The "black-box" nature of deep learning models remains a critical barrier to their adoption in high-stakes fields like precision agriculture, where trust and accountability are paramount. This research addresses this challenge by developing and validating two novel Explainable AI (XAI) frameworks designed to make crop segmentation models both transparent and highly accurate.

The first framework, SpectroXAI-LLaMA, is a post hoc tool that synergizes multiple attribution methods (e.g., SHAP, LIME) and uses a Chain-of-Thought (CoT) reasoning engine to generate logical, human-readable explanations. The second, IMPACTX-GC-RS, is a self-explaining U-Net architecture trained to simultaneously predict segmentation masks and generate its own Grad-CAM explanation heatmap, thereby making interpretability an intrinsic part of the model.

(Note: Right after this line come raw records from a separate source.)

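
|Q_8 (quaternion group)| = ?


Q_8 = {±1, ±i, ±j, ±k}
|Q_8| = 8

|Q_8 (quaternion group)| = 8


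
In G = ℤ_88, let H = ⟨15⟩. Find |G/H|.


|⟨15⟩| = n / gcd(15, 88) = 88 / 1 = 88
H is normal (ℤ_88 is abelian).
|G/H| = |G| / |H| = 88 / 88 = 1

|G/H| = 1


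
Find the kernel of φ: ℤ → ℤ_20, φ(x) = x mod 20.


Kernel = preimage of identity
ker(φ) = {x ∈ ℤ : x ≡ 0 (mod 20)} = 20ℤ = {0, ±20, ±40, ...}

ker(φ) = 20ℤ


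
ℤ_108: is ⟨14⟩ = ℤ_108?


g generates ℤ_n iff gcd(g, n) = 1
gcd(14, 108) = 2
Since gcd = 2 ≠ 1, ⟨14⟩ has order 54 < 108, so 14 is not a generator.

No, 14 does not generate ℤ_108


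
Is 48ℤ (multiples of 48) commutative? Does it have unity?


48ℤ is a commutative ring under +,× but has no multiplicative identity (1 ∉ 48ℤ); it has no zero divisors, but without unity it is not an integral domain
Commutative: Yes
Integral domain: No
Has unity: No

48ℤ (multiples of 48): Commutative=Yes, Unity=No


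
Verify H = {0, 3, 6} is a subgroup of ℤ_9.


Subgroup test for H = {0, 3, 6} in (ℤ_9, +):
(1) 0 ∈ H? Yes
(2) Closure: for all a,b ∈ H, (a+b) mod 9 ∈ H? Yes
(3) Inverses: for all a ∈ H, -a mod 9 ∈ H? Yes

Yes, H is a subgroup of ℤ_9


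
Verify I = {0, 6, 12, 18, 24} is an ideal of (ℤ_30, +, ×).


Check ideal conditions for I = {0, 6, 12, 18, 24} in ℤ_30:
(1) I is an additive subgroup? Yes
(2) For r ∈ ℤ_30 and a ∈ I: r·a ∈ I? Yes

Yes, I is an ideal of ℤ_30


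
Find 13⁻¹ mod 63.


Use the extended Euclidean algorithm to write 1 = 13·s + 63·t; then s mod 63 is the inverse.
Euclidean algorithm:
  13 = 0·63 + 13
  63 = 4·13 + 11
  13 = 1·11 + 2
  11 = 5·2 + 1
  2 = 2·1 + 0
gcd(13,63) = 1
Back-substitution gives: 13·(-29) + 63·(6) = 1
So 13⁻¹ ≡ -29 ≡ 34 (mod 63)
Check: 13 × 34 = 442 ≡ 1 (mod 63) ✓

13⁻¹ ≡ 34 (mod 63)


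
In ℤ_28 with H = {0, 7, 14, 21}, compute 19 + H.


19 + H = {19 + h (mod 28) : h ∈ H}
19+0=19, 19+7=26, 19+14=5, 19+21=12
19 + H = {5, 12, 19, 26} = 5 + H

19 + H = {5, 12, 19, 26}


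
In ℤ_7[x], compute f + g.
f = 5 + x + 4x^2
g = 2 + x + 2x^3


Add coefficients mod 7:
x^0: 5 + 2 = 0 (mod 7)
x^1: 1 + 1 = 2 (mod 7)
x^2: 4 + 0 = 4 (mod 7)
x^3: 0 + 2 = 2 (mod 7)
Result: 2x + 4x^2 + 2x^3

f + g = 2x + 4x^2 + 2x^3


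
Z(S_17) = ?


Z(G) = {g ∈ G | gx = xg for all x ∈ G}
S_n is non-abelian for n ≥ 3; Z(S_17) is trivial

Z(S_17) = {e}


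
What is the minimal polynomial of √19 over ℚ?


√19 satisfies x² - 19 = 0, irreducible over ℚ since 19 is squarefree

Minimal polynomial: x² - 19


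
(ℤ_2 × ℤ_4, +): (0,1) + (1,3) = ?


Operation: componentwise addition mod (2, 4)
(0,1) + (1,3) = ((a₁+b₁) mod 2, (a₂+b₂) mod 4) with a = (0,1), b = (1,3)

(0,1) + (1,3) = (1,0)


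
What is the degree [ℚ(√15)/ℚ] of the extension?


√15 has minimal polynomial x² - 15 (irreducible over ℚ since 15 is squarefree)

[ℚ(√15)/ℚ] = 2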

The results were transformative. The SpectroXAI-LLaMA framework successfully produced detailed explanations that were faithful to model behavior and consistent with agronomic principles. Most remarkably, the IMPACTX-GC-RS model, by learning to explain its own reasoning process, became more accurate than its non-explainable baseline. The mean Intersection over Union (IoU) increased from 0.9625 to 0.975, and the model completely eliminated a key misclassification error between cereal and potato classes.

This work makes a significant contribution by demonstrating that, contrary to the assumed trade-off, integrating explainability directly into AI models can enhance their predictive performance. Our frameworks provide a vital pathway to developing accountable, verifiable, and trustworthy AI systems, accelerating their adoption for sustainable agriculture and other critical applications.